Local elections 2024: ‘Here’s what Labour has done for Brighton in just one year’

Bella Sankey
Brighton seafront
Photo: Stephen Green-Price/Shutterstock

It’s been almost a year since Labour took control of Brighton and Hove City Council, securing our first overall majority in over 20 years. Two decades of No Overall Control in our city led to dysfunction and slow decision making. The Greens created financial chaos and showed themselves unable to govern.

We’ve achieved a huge amount in our first year. Some of our early actions were to reverse decisions of the previous Green administration. So we’ve reopened and refurbished our public toilets, restored our life-saving lifeguard service, and cancelled planned 300% hikes in parking charges.

We’re the first English council to pass a policy which gives priority to children on free school meals in secondary school admissions. This has been welcomed by the Sutton Trust and educationalists across the country as a major, transformative, step towards driving better educational outcomes across the board. We’ve also extended Free School Meal vouchers to children educated outside of mainstream settings.

This September, we’ll be launching a landmark pilot project to provide counselling to Year 9 students who are struggling with their emotional and mental health in our city’s secondary schools, mirroring national Party plans on this. We’ve also created the Brighton and Hove Fairness Fund, of over half a million pounds to support residents through the Tory Cost of Living Crisis.

We’ve taken bold action on the environment and climate change, establishing a new Net Zero pathway, leading the country on EV charging infrastructure and securing funding to fully electrify one of our main bus routes. We’ve also forced Southern Water to fund year-round testing of our sea-water to provide reassurance to our sea bathers.

We instructed a King’s Counsel to carry out an investigation into the council’s waste management service and acted on their findings. This has already resulted in significant improvements to our waste and recycling service. We’ve come up with a new approach to tackling hazardous weeds that have grown unchecked, causing pavements to become unsafe. And we’ve redirected resources so that graffiti tags are removed swiftly, while developing a public art strategy to better recognise our rich cultural tradition.

Clamping down on rogue landlords and taking on the government

Brighton and Hove is one of the most expensive places to live in the UK, just behind London and Oxford. So as well as accelerating plans to build social housing and buy back council stock, we are exploring ways to introduce a principal residence policy and force developers to meet the 40% affordable housing requirement in new developments. We’re clamping down on rogue landlords by creating a new landlord licensing scheme, raising standards in our private rental sector.
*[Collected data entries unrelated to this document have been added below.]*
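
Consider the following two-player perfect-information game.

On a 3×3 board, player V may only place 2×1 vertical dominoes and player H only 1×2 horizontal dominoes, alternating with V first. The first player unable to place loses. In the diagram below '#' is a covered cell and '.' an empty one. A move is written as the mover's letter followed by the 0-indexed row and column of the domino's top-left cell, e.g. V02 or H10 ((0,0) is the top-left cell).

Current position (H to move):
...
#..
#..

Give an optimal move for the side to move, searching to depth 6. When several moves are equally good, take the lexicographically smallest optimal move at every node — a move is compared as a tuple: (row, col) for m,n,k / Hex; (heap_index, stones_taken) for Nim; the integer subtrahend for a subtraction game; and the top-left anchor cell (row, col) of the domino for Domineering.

H's best at [.../#../#..]: H11

[.../#../#..] H move#1: H00:-1/##./#../#.., H01:-1/.##/#../#.., H11:+1/.../###/#..*, H21:-1/.../#../###
[.../###/#..] end (terminal -1, V#2); searched .../#../#.. to 6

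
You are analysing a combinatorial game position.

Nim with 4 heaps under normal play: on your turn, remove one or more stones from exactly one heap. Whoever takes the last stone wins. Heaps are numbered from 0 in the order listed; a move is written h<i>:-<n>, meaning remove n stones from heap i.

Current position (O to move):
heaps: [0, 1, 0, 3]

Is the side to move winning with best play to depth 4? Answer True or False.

O winning at [(0,1,0,3)]: True

p1 O@[(0,1,0,3)]: h1:-1[(0,0,0,3)]-1 h3:-1[(0,1,0,2)]-1 h3:-2[(0,1,0,1)]+1* h3:-3[(0,1,0,0)]-1
p2 X@[(0,1,0,1)]: h1:-1[(0,0,0,1)]-1* h3:-1[(0,1,0,0)]-1
p3 O@[(0,0,0,1)]: h3:-1[(0,0,0,0)]+1*
p4 X@[(0,0,0,0)] terminal -1; root [(0,1,0,3)] d4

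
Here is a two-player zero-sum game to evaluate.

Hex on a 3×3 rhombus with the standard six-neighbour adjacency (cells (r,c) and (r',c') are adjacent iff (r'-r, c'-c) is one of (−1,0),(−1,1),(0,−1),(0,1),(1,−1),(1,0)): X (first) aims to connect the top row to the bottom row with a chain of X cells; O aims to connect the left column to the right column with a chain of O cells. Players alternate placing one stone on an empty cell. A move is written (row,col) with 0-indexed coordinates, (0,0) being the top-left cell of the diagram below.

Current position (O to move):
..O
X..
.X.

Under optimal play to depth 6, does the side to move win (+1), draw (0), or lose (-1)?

value(..O/X../.X., O) = -1

[..O/X../.X.] O move#1: (0,0):-1/O.O/X../.X.*, (0,1):-1/.OO/X../.X., (1,1):-1/..O/XO./.X., (1,2):-1/..O/X.O/.X., (2,0):-1/..O/X../OX., (2,2):-1/..O/X../.XO
[O.O/X../.X.] X move#2: (0,1):+1/OXO/X../.X.*, (1,1):-1/O.O/XX./.X., (1,2):-1/O.O/X.X/.X., (2,0):-1/O.O/X../XX., (2,2):-1/O.O/X../.XX
[OXO/X../.X.] O move#3: (1,1):-1/OXO/XO./.X.*, (1,2):-1/OXO/X.O/.X., (2,0):-1/OXO/X../OX., (2,2):-1/OXO/X../.XO
[OXO/XO./.X.] X move#4: (1,2):-1/OXO/XOX/.X., (2,0):+1/OXO/XO./XX.*, (2,2):-1/OXO/XO./.XX
[OXO/XO./XX.] end (terminal -1, O#5); searched ..O/X../.X. to 6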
One of our proudest achievements so far was taking successful litigation against then Home Secretary, Suella Braverman, challenging her appalling policy of accommodating unaccompanied asylum-seeking children in hotels on a systemic basis. The landmark judgment from the High Court last July resulted in an end to the national policy and made clear that all children in need of care should be looked after by local authorities, irrespective of their nationality and immigration status.

Celebrating success and delivering significant change despite Tory cuts

We’ve also celebrated success and service, awarding Freedom of the City to Brighton and Hove Albion for their historic qualification into the Europa League and posthumously to suffragette Mary Clarke who organised in Brighton and gave her life to the cause of women’s equality.

Our greatest challenge has been balancing the budget. Like many councils, 14 years of Tory cuts, with a real-term cut of £100 million since 2010, has left our council finances in a perilous state and for 2024-25 we were forced to find a further £30 million of savings. Despite this financial backdrop, we have delivered significant change for our city and embedded Labour values in everything we do.

Our first year has demonstrated the difference Labour councils make to communities. Hearing Keir Starmer and Angela Rayner’s proposals for the Take Back Control Act and empowering local leaders is so exciting.

Working in lockstep with a Labour Government – just as our last majority Labour Council Leader Lord Bassam did in the late 1990s and early 2000s – I know that Brighton and Hove can be transformed once again.